Michigan Bell Telephone Company, 367 NLRB No. 74 (Jan. 24, 2019)
The employer violated Section 8(a)(5) and (1) by failing and refusing to provide the union with a description of the information that a unit-employee informant provided to the employer about a possible concerted refusal to work overtime. The employer did not violate Section 8(a)(5) and (1) by failing and refusing to provide the union with the informant’s identity and a list of people to whom the employer distributed the information provided by the informant because that information is not relevant to the union’s representational duties.
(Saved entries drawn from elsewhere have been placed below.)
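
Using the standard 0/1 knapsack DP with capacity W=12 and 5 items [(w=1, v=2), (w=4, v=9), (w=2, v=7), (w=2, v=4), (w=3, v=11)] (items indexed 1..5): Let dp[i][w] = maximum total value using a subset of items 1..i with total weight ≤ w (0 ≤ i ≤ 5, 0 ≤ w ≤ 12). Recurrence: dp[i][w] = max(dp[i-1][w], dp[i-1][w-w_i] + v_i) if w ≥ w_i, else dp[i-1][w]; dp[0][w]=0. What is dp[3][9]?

18

i\w   0   1   2   3   4   5   6   7   8   9  10  11  12
  0   0   0   0   0   0   0   0   0   0   0   0   0   0
  1   0   2   2   2   2   2   2   2   2   2   2   2   2
  2   0   2   2   2   9  11  11  11  11  11  11  11  11
  3   0   2   7   9   9  11  16  18  18  18  18  18  18
  4   0   2   7   9  11  13  16  18  20  22  22  22  22
  5   0   2   7  11  13  18  20  22  24  27  29  31  33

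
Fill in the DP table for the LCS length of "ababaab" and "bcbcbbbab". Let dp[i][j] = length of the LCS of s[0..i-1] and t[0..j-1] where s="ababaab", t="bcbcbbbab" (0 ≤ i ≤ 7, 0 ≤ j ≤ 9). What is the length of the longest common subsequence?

4

   ''  b  c  b  c  b  b  b  a  b
''  0  0  0  0  0  0  0  0  0  0
 a  0  0  0  0  0  0  0  0  1  1
 b  0  1  1  1  1  1  1  1  1  2
 a  0  1  1  1  1  1  1  1  2  2
 b  0  1  1  2  2  2  2  2  2  3
 a  0  1  1  2  2  2  2  2  3  3
 a  0  1  1  2  2  2  2  2  3  3
 b  0  1  1  2  2  3  3  3  3  4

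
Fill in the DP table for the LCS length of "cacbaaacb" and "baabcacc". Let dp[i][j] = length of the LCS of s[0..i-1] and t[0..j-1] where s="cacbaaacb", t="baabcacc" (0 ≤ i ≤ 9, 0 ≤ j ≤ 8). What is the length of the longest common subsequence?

5

   ''  b  a  a  b  c  a  c  c
''  0  0  0  0  0  0  0  0  0
 c  0  0  0  0  0  1  1  1  1
 a  0  0  1  1  1  1  2  2  2
 c  0  0  1  1  1  2  2  3  3
 b  0  1  1  1  2  2  2  3  3
 a  0  1  2  2  2  2  3  3  3
 a  0  1  2  3  3  3  3  3  3
 a  0  1  2  3  3  3  4  4  4
 c  0  1  2  3  3  4  4  5  5
 b  0  1  2  3  4  4  4  5  5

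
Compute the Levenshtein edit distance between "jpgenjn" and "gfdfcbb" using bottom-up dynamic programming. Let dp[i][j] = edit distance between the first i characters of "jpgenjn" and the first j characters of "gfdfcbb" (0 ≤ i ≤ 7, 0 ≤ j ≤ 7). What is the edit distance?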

The employer violated Section 8(a)(5) and (1) by failing to respond in a timely manner to the union’s request for the distribution list because an employer has a duty to respond timely to a union’s request for presumptively relevant information, even if the employer ultimately rebuts the presumption of relevance.
Dissenting in part, Member McFerran would have found the distribution list and the informant’s identity are relevant to the union’s representational duties but the employer established a legitimate confidentiality interest in the informant’s identity.
Walt Disney Parks and Resorts U.S. d/b/a Walt Disney World Co., 367 NLRB No. 80 (Jan. 25, 2019)
The Board granted the employer’s request to review the Regional Director’s Decision and Order Clarifying Bargaining Unit, in which he found the unit includes Ride Service Associates (RSAs). RSAs provide ridesharing or ride-hailing services to guests at the employer’s parks and resorts. The Regional Director found the RSAs perform the same basic functions historically performed by unit employees and thus are included in the unit under Premcor, Inc. The Board reversed and found the Regional Director erred in applying Premcor, Inc. The Board applied its “restrictive” accretion analysis and found the differences between RSAs and unit employees showed the RSAs had a separate group identity and the evidence did not establish the RSAs shared an overwhelming community of interest with the unit employees, particularly given there was no evidence of temporary interchange between, or shared day-to-day supervision among, RSAs and bargaining unit employees.
SuperShuttle DFW, Inc., 367 NLRB No. 75 (Jan. 25, 2019)
The Board majority reversed FedEx Home Delivery, 361 NLRB 610 (2014), and returned to the traditional common-law agency test to determine whether a worker is an employee (covered by NLRA) or independent contractor (not covered by NLRA). The FedEx standard severely limited the significance of a worker’s entrepreneurial opportunity for economic gain. Applying the old standard, the Board in SuperShuttle DFW, Inc. concluded the SuperShuttle franchisees are not statutory employees under the NLRA but rather independent contractors, and accordingly dismissed the representation petition at issue.
Schuff Steel, 367 NLRB No. 76 (Jan. 25, 2019)
The employer did not unlawfully layoff an employee. The General Counsel failed to prove a factor motivating the employer to lay off the employee was animus based on his protected concerted activities.